Le Silo Cave; A three in one situation—café, wine bar, and cellar in Mortagne-au-Perche—established by Marie Verlhac and Valentin Le Cron, who left their urban lives in Montreuil to embrace the countryside. Le Silo is renowned for its curated selection of natural and biodynamic wines that emphasize local producers. During the day, it’s a cozy café serving locally roasted coffee from Noiram and cookies/other treats. 21 Rue du Général Leclerc, 61400 Mortagne-au-Perche
Where to Stay
Le Perche is famous for its charming guest houses, small hotels and stylishly renovated farmhouses, many of which are owned by Parisians who’ve left the city for a quieter life.

Maison Ceronne: The estate offers two heated swimming pools (indoor and outdoor), a sauna, a hammam, a gym, a Nordic bath, as well as a cinema room and karaoke lounge. The rooms are each individually designed with ‘60s/’70s/’80s designer furniture pieces.
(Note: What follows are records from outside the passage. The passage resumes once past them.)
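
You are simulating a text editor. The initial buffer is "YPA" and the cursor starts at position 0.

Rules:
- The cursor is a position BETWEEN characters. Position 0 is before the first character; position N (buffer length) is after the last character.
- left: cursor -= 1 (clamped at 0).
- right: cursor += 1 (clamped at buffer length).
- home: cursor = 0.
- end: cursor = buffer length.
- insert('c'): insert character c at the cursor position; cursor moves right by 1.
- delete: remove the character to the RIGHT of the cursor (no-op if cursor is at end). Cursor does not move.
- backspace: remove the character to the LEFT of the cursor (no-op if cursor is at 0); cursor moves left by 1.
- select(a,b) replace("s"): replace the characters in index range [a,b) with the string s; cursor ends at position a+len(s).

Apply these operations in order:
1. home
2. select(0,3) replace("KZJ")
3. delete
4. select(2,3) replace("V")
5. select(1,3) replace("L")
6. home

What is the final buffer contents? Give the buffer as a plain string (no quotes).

Answer: KL

Derivation:
After op 1 (home): buf='YPA' cursor=0
After op 2 (select(0,3) replace("KZJ")): buf='KZJ' cursor=3
After op 3 (delete): buf='KZJ' cursor=3
After op 4 (select(2,3) replace("V")): buf='KZV' cursor=3
After op 5 (select(1,3) replace("L")): buf='KL' cursor=2
After op 6 (home): buf='KL' cursor=0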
D’une Île: The property encompasses eight hectares of meadows and forests, with a swimming pond, orchard, forest trails, and an outdoor sauna with views of maple trees. There are ten rooms spread across five buildings, each thoughtfully decorated with minimalist, bohemian-chic elements and antique furnishings sourced from regional markets. Guests can also hang out in communal spaces, like a cozy living room and dining area.
Les Prés: A refined countryside set in Saint-Hilaire-le-Châtel, this one-time hunting lodge for the Lords of Pigeon (and later a convent), has been meticulously restored, with nine individually decorated rooms and suites. The property is set amidst a sprawling park of centuries-old trees and bordered by the Hoëne River. The estate has beautiful gardens, a vegetable patch, an outdoor swimming pool with a pool house, and a riverside setting.

Villa Fol Avril: This elegantly rustic boutique hotel is set in a thoughtfully restored 19th-century coaching inn, in the village of Moutiers-au-Perche. Each of its 12 rooms exudes character, with exposed beams, antique furnishings, and natural materials like lime, terracotta, and timber. In the summer there’s also a heated outdoor pool.
La Maison d’Horbé has three spacious guest rooms, uniquely decorated to reflect the building’s history as a 19th-century coaching inn.